La provincia di Belluno però presenta molti altri indicatori che dimostrano grande debolezza così come emerso dal recente studio della Cgia di Mestre del 2018.

Nel capitolo “Analisi socio-economica della provincia di Belluno” lo studio in sintesi afferma «[…] 

  • in appena 5 anni la provincia di Belluno ha perso il 2% degli abitanti (è il 5° risultato più negativo di tutte le 110 province italiane);
  • lo spopolamento è marcatissimo nell’alta montagna (-5% in 5 anni; nei comuni dell’alta montagna di Bolzano, invece, la popolazione è cresciuta: +2,7%);
  • l’incidenza dei giovanissimi (<15 anni) sulla popolazione complessiva è bassissima (12%) mentre la quota degli anziani è rilevante (26%);
  • il bilancio demografico della provincia di Belluno è drammatico: nel 2016 i nati sono stati circa la metà dei morti e il saldo migratorio estero è stato solo di poco positivo;
  • il tasso di imprenditorialità è molto contenuto (7%) e Belluno sta vivendo una fase di desertificazione imprenditoriale;
  • in provincia di Belluno il numero di imprese attive nei servizi turistici è diminuito mentre nelle altre realtà montane, in Veneto e in Italia è cresciuto;
  • le presenze turistiche sono inferiori ai livelli del 2008 mentre altrove aumentano;
  • i prestiti alle imprese sono crollati e il livello medio di indebitamento per impresa è molto basso (non si investe);
  • il tasso di occupazione è elevato solo perché i giovani in età lavorativa sono diminuiti a vista d’occhio: in 10 anni 10 mila individui in meno nella fascia di età 25-44 anni;
  • il valore aggiunto è sostenuto dall’exploit dell’export che in termini netti pesa per quasi il 50%; la difficoltà delle imprese è evidente (dal 2009 al 2017 le imprese attive sono scese di 6 punti %, le artigiane sono crollate addirittura del 10%)».

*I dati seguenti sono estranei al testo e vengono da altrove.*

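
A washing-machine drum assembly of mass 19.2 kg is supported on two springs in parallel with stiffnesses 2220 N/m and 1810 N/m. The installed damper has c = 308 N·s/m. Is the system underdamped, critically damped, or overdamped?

underdamped

Parallel springs add: k_eq = 2220 + 1810 = 4030 N/m.
c_c = 2√(k_eq·m) = 556.3 N·s/m; ζ = c/c_c = 308/556.3 = 0.554.
Since ζ < 1 the system is underdamped.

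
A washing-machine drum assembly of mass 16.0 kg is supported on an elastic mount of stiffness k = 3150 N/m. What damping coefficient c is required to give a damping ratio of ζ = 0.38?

171 N·s/m

c_c = 2√(k·m) = 2√(3150 × 16.0) = 449.0 N·s/m.
c = ζ·c_c = 0.38 × 449.0 = 170.6 N·s/m.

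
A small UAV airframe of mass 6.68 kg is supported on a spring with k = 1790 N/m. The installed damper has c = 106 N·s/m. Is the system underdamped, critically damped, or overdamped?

underdamped

c_c = 2√(k·m) = 218.7 N·s/m; ζ = c/c_c = 106/218.7 = 0.485.
Since ζ < 1 the system is underdamped.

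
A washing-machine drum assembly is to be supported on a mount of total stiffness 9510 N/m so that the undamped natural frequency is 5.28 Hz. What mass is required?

8.64 kg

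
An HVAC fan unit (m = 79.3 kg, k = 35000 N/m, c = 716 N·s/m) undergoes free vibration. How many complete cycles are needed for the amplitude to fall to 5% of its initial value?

ζ = c/(2√(km)) = 716/(2√(35000 × 79.3)) = 716/3332 = 0.2149.
Logarithmic decrement δ = 2πζ/√(1 − ζ²) = 2π × 0.2149/√(1 − 0.0462) = 1.382.
x_n/x₀ = e^(−nδ) ≤ 0.05; take ln: n ≥ ln(1/0.05)/δ = 2.996/1.382 = 2.167.
So 3 complete cycles are required.

3 cycles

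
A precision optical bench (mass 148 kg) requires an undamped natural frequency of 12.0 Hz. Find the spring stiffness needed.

ω_n = 2πf_n = 2π × 12.0 = 75.40 rad/s.
k = m·ω_n² = 148 × 75.40² = 148 × 5685 = 841400 N/m.

841000 N/m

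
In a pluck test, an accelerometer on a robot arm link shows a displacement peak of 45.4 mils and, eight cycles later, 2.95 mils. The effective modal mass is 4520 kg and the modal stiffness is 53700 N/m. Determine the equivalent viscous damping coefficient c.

1690 N·s/m

Logarithmic decrement δ = (1/n)·ln(x₀/x_n) = (1/8)·ln(45.4/2.95) = (1/8)·ln(15.39) = 0.3417.
ζ = δ/√(4π² + δ²) = 0.3417/√(39.48 + 0.117) = 0.3417/6.292 = 0.05431.
c = ζ · 2√(km) = 0.05431 × 2√(53700 × 4520) = 0.05431 × 31160 = 1692 N·s/m.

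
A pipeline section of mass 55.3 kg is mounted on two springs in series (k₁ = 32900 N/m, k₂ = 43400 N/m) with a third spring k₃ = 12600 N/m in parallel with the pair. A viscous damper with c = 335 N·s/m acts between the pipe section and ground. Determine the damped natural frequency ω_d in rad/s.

Series pair: k_s = k₁k₂/(k₁+k₂) = (32900)(43400)/(32900 + 43400) = 18710 N/m. In parallel with k₃: k_eq = 18710 + 12600 = 31310 N/m.
ω_n = √(k_eq/m) = √(31310/55.3) = 23.80 rad/s.
Critical damping c_c = 2√(k_eq·m) = 2√(31310 × 55.3) = 2632 N·s/m, so ζ = c/c_c = 335/2632 = 0.1273.
ω_d = ω_n√(1 − ζ²) = 23.80 × √(1 − 0.0162) = 23.60 rad/s.

23.6 rad/s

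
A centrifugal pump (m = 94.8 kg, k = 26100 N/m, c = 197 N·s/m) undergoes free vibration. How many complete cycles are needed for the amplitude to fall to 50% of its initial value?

2 cycles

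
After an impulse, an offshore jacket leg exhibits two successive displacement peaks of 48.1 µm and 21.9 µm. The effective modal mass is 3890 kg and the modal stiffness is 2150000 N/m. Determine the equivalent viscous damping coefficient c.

Logarithmic decrement δ = (1/n)·ln(x₀/x_n) = (1/1)·ln(48.1/21.9) = (1/1)·ln(2.196) = 0.7868.
ζ = δ/√(4π² + δ²) = 0.7868/√(39.48 + 0.619) = 0.7868/6.332 = 0.1243.
c = ζ · 2√(km) = 0.1243 × 2√(2150000 × 3890) = 0.1243 × 182900 = 22730 N·s/m.

22700 N·s/m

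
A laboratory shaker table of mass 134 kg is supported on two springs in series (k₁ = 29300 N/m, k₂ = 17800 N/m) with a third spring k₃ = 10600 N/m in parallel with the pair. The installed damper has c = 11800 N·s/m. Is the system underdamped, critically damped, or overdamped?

overdamped

Series pair: k_s = k₁k₂/(k₁+k₂) = (29300)(17800)/(29300 + 17800) = 11070 N/m. In parallel with k₃: k_eq = 11070 + 10600 = 21670 N/m.
c_c = 2√(k_eq·m) = 3408 N·s/m; ζ = c/c_c = 11800/3408 = 3.46.
Since ζ > 1 the system is overdamped.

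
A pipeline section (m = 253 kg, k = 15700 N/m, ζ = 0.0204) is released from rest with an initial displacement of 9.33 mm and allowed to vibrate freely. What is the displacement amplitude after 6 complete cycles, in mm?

4.32 mm

Logarithmic decrement δ = 2πζ/√(1 − ζ²) = 2π × 0.02040/√(1 − 0.000416) = 0.1282.
After n cycles, x_n/x₀ = e^(−nδ), so x_6 = 9.33 × e^(−6 × 0.1282) = 9.33 × 0.4634 = 4.323 mm.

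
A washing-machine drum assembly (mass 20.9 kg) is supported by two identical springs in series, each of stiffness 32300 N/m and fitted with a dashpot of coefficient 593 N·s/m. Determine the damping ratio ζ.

0.510

Series springs: 1/k_eq = 2/32300, so k_eq = 32300/2 = 16150 N/m.
ω_n = √(k_eq/m) = √(16150/20.9) = 27.80 rad/s.
Critical damping c_c = 2√(k_eq·m) = 2√(16150 × 20.9) = 1162 N·s/m, so ζ = c/c_c = 593/1162 = 0.5103.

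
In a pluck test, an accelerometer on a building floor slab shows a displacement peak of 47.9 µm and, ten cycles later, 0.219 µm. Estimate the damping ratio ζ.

Logarithmic decrement δ = (1/n)·ln(x₀/x_n) = (1/10)·ln(47.9/0.219) = (1/10)·ln(218.7) = 0.5388.
ζ = δ/√(4π² + δ²) = 0.5388/√(39.48 + 0.290) = 0.5388/6.306 = 0.08544.

0.0854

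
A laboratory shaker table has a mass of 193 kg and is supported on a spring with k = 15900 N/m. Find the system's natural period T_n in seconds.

0.692 s

ω_n = √(k/m) = √(15900/193) = √82.38 = 9.077 rad/s.
T_n = 2π/ω_n = 6.283/9.077 = 0.6922 s.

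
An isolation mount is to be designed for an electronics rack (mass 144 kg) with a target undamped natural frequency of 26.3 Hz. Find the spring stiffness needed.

3930000 N/m

ω_n = 2πf_n = 2π × 26.3 = 165.2 rad/s.
k = m·ω_n² = 144 × 165.2² = 144 × 27310 = 3932000 N/m.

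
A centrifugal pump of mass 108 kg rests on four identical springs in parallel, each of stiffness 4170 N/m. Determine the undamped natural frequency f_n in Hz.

Parallel springs add: k_eq = 4 × 4170 = 16680 N/m.
ω_n = √(k_eq/m) = √(16680/108) = √154.4 = 12.43 rad/s.
f_n = ω_n/(2π) = 12.43/6.283 = 1.978 Hz.

1.98 Hz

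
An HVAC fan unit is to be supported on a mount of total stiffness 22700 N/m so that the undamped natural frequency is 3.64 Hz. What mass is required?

ω_n = 2πf_n = 2π × 3.64 = 22.87 rad/s.
m = k/ω_n² = 22700/22.87² = 22700/523.1 = 43.40 kg.

43.4 kg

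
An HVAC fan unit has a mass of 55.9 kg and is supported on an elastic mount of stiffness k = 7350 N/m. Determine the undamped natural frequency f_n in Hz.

1.82 Hz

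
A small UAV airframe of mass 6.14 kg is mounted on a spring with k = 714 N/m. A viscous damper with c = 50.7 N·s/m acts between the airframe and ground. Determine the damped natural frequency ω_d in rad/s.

ω_n = √(k/m) = √(714.0/6.14) = 10.78 rad/s.
Critical damping c_c = 2√(k·m) = 2√(714.0 × 6.14) = 132.4 N·s/m, so ζ = c/c_c = 50.7/132.4 = 0.3829.
ω_d = ω_n√(1 − ζ²) = 10.78 × √(1 − 0.147) = 9.962 rad/s.

9.96 rad/s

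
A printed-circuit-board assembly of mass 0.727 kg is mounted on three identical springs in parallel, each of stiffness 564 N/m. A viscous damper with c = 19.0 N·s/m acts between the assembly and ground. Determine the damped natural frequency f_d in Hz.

Parallel springs add: k_eq = 3 × 564 = 1692 N/m.
ω_n = √(k_eq/m) = √(1692/0.727) = 48.24 rad/s.
Critical damping c_c = 2√(k_eq·m) = 2√(1692 × 0.727) = 70.15 N·s/m, so ζ = c/c_c = 19.0/70.15 = 0.2709.
ω_d = ω_n√(1 − ζ²) = 48.24 × √(1 − 0.0734) = 46.44 rad/s.
f_d = ω_d/(2π) = 7.391 Hz.

7.39 Hz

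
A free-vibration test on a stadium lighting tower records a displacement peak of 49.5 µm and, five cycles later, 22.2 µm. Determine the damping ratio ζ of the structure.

Logarithmic decrement δ = (1/n)·ln(x₀/x_n) = (1/5)·ln(49.5/22.2) = (1/5)·ln(2.230) = 0.1604.
ζ = δ/√(4π² + δ²) = 0.1604/√(39.48 + 0.0257) = 0.1604/6.285 = 0.02552.

0.0255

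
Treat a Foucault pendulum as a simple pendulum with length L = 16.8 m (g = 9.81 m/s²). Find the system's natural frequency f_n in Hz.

For a simple pendulum ω_n = √(g/L) = √(9.81/16.8) = √0.5839 = 0.7642 rad/s.
f_n = ω_n/(2π) = 0.7642/6.283 = 0.1216 Hz.

0.122 Hz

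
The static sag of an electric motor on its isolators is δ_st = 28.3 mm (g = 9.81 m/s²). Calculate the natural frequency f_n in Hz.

2.96 Hz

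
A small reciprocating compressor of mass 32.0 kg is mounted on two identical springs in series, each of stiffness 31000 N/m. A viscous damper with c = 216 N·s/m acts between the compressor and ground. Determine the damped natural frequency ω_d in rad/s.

Series springs: 1/k_eq = 2/31000, so k_eq = 31000/2 = 15500 N/m.
ω_n = √(k_eq/m) = √(15500/32.0) = 22.01 rad/s.
Critical damping c_c = 2√(k_eq·m) = 2√(15500 × 32.0) = 1409 N·s/m, so ζ = c/c_c = 216/1409 = 0.1533.
ω_d = ω_n√(1 − ζ²) = 22.01 × √(1 − 0.0235) = 21.75 rad/s.

21.7 rad/s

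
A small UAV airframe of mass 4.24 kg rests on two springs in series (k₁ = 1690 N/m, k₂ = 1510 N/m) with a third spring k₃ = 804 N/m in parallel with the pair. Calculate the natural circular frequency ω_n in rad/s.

Series pair: k_s = k₁k₂/(k₁+k₂) = (1690)(1510)/(1690 + 1510) = 797.5 N/m. In parallel with k₃: k_eq = 797.5 + 804 = 1601 N/m.
ω_n = √(k_eq/m) = √(1601/4.24) = √377.7 = 19.43 rad/s.

19.4 rad/s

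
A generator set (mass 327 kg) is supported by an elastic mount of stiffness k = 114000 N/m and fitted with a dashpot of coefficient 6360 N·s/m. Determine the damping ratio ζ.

ω_n = √(k/m) = √(114000/327) = 18.67 rad/s.
Critical damping c_c = 2√(k·m) = 2√(114000 × 327) = 12210 N·s/m, so ζ = c/c_c = 6360/12210 = 0.5208.

0.521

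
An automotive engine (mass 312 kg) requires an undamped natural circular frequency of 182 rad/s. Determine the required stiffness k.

10300000 N/m

k = m·ω_n² = 312 × 182.0² = 312 × 33120 = 10330000 N/m.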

Lo studio della Cgia di Mestre conclude così: «[…] valutare i possibili sbocchi commerciali per le imprese. La decisione, ad esempio, se e come assicurare uno sbocco a nord, va presa considerando i costi/benefici e partendo da una analisi sulle grandi linee di spostamento, la dislocazione delle nostre imprese in modo da renderle maggiormente competitive e funzionali. Chiaramente questo comporta sacrificare parte del suolo, ma una simile decisione deve avere una prospettiva di sviluppo in grado di coniugare esigenze produttive, turistiche, in modo che la provincia nel suo insieme ne tragga il massimo vantaggio […]».